WHAT ARE PRIMARY SOURCES?

Primary sources enable the researcher to get as close as possible to what actually happened during an historical event or time period.  A primary source reflects the individual viewpoint of a participant or observer.

  • Diaries, journals, speeches, interviews, letters, memos, manuscripts and other papers in which individuals describe events in which they were participants or observers.
  • Records of or information collected by government agencies.  Many kinds of records (births, deaths, marriages; permits and licences issued; census data; etc.) document conditions in the society. 
  • Records of organizations.  The minutes, reports, correspondence, etc. of an organization or agency serve as an ongoing record of the activity and thinking of that organization or agency. 

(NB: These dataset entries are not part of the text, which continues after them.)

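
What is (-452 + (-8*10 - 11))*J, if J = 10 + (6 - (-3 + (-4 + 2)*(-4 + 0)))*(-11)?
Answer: 543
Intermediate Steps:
J = -1 (J = 10 + (6 - (-3 - 2*(-4)))*(-11) = 10 + (6 - (-3 + 8))*(-11) = 10 + (6 - 1*5)*(-11) = 10 + (6 - 5)*(-11) = 10 + 1*(-11) = 10 - 11 = -1)
(-452 + (-8*10 - 11))*J = (-452 + (-8*10 - 11))*(-1) = (-452 + (-80 - 11))*(-1) = (-452 - 91)*(-1) = -543*(-1) = 543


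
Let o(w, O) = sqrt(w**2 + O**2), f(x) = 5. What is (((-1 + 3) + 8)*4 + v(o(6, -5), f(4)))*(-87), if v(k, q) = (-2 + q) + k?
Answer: -3741 - 87*sqrt(61) ≈ -4420.5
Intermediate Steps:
o(w, O) = sqrt(O**2 + w**2)
v(k, q) = -2 + k + q
(((-1 + 3) + 8)*4 + v(o(6, -5), f(4)))*(-87) = (((-1 + 3) + 8)*4 + (-2 + sqrt((-5)**2 + 6**2) + 5))*(-87) = ((2 + 8)*4 + (-2 + sqrt(25 + 36) + 5))*(-87) = (10*4 + (-2 + sqrt(61) + 5))*(-87) = (40 + (3 + sqrt(61)))*(-87) = (43 + sqrt(61))*(-87) = -3741 - 87*sqrt(61)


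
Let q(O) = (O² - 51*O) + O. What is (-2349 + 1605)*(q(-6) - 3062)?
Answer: 2028144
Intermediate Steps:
q(O) = O² - 50*O
(-2349 + 1605)*(q(-6) - 3062) = (-2349 + 1605)*(-6*(-50 - 6) - 3062) = -744*(-6*(-56) - 3062) = -744*(336 - 3062) = -744*(-2726) = 2028144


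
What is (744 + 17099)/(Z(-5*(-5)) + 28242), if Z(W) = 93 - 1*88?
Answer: 17843/28247 ≈ 0.63168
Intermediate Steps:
Z(W) = 5 (Z(W) = 93 - 88 = 5)
(744 + 17099)/(Z(-5*(-5)) + 28242) = (744 + 17099)/(5 + 28242) = 17843/28247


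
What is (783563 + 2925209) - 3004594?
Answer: 704178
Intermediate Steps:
(783563 + 2925209) - 3004594 = 3708772 - 3004594 = 704178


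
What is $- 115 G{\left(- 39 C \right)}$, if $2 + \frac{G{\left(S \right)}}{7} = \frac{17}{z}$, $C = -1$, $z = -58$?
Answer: $\frac{107065}{58} \approx 1845.9$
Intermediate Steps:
$G{\left(S \right)} = - \frac{931}{58}$ ($G{\left(S \right)} = -14 + 7 \frac{17}{-58} = -14 + 7 \cdot 17 \left(- \frac{1}{58}\right) = -14 + 7 \left(- \frac{17}{58}\right) = -14 - \frac{119}{58} = - \frac{931}{58}$)
$- 115 G{\left(- 39 C \right)} = \left(-115\right) \left(- \frac{931}{58}\right) = \frac{107065}{58}$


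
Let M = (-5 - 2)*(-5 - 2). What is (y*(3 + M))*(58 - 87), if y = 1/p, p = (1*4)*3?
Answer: -377/3 ≈ -125.67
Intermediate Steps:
p = 12 (p = 4*3 = 12)
M = 49 (M = -7*(-7) = 49)
y = 1/12 ≈ 0.083333
(y*(3 + M))*(58 - 87) = ((3 + 49)/12)*(58 - 87) = ((1/12)*52)*(-29) = (13/3)*(-29) = -377/3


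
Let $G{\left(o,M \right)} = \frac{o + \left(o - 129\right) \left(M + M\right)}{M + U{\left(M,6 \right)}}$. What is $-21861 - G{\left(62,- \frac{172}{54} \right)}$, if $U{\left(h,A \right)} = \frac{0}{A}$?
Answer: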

  • Published materials (books, magazine and journal articles, newspaper articles) written at the time about a particular event. While these are sometimes accounts by participants, in most cases they are written by journalists or other observers. The important thing is to distinguish between material written at the time of an event as a kind of report, and material written much later, as historical analysis.
  • Photographs, audio recordings and moving pictures or video recordings, documenting what happened.
  • Materials that document the attitudes and popular thought of a historical time period.   Again, the point is to use these sources, written or produced at the time, as evidence of how people were thinking.